The slow cultivation of relationships and careful discipleship done by Jaime and his family has allowed people of the most marginalized group in Ecuador to stand up and forge ahead into the hard places for the Gospel. 

Mincaye and his wife sharing their story

As I listened to Felipe, it hit me. This is the way to do it! We must empower local believers to enter into the beautiful work of bringing the Gospel to their people. It may take longer and look a little different, but this is God’s way. It is the fullness of discipleship. We are to make disciples that make disciples.

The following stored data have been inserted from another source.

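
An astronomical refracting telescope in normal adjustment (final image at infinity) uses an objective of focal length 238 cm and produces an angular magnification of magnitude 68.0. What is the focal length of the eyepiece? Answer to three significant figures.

|M| = f_obj/f_eye, so f_eye = f_obj/|M| = 238/68.0 = 3.500 cm.

3.50 cm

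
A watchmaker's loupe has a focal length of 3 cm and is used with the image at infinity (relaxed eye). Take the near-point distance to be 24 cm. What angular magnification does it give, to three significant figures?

M = D/f = 24/3 = 8.000.

8.00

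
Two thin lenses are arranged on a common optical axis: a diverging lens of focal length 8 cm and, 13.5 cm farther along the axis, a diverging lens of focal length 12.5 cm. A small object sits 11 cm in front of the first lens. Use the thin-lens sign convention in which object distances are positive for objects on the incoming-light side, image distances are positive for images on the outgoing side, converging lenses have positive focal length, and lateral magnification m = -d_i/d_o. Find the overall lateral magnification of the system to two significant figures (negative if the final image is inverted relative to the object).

Lens 1: 1/d_i1 = 1/f_1 - 1/d_o1 = 1/(-8) - 1/11 = -0.21591 cm^-1, so d_i1 = -4.632 cm.
m_1 = -(-4.632)/11 = 0.4211.
With d_i1 < 0 the first image is virtual and lies on the object side; the object distance for lens 2 is d_o2 = 13.5 - (-4.632) = 18.132 cm.
Lens 2: 1/d_i2 = 1/f_2 - 1/d_o2 = 1/(-12.5) - 1/(18.132) = -0.13515 cm^-1, so d_i2 = -7.399 cm.
m_2 = -(-7.399)/(18.132) = 0.4081.
Overall magnification: m = m_1 m_2 = 0.1718.

0.17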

I thought about the people back home that I have been reaching out to. Have I been taking the time to listen and learn from them in a way that builds relationships and trust? Have I been giving off the impression that I know everything and don’t believe they have anything to offer? This has challenged me. I want to be vulnerable and learn from people as I share with them. I want to be bold and go to hard places in conversation to share the Gospel.

As Grace and I passed over the rippling water in the canoe ride out of the jungle, I felt a deep sense of gratitude. It was a profound honor to have met those heroes of the past. I felt excited for the journey that lay ahead for Felipe and the new Waodani leaders. 

Grace and I meet some of my heroes

I left excited for my own journey as well.
Let’s be leaders who listen and learn; leaders who intentionally empower others.
May we enable others to boldly take their place in the sacred mission of making His name known to the very ends of the earth.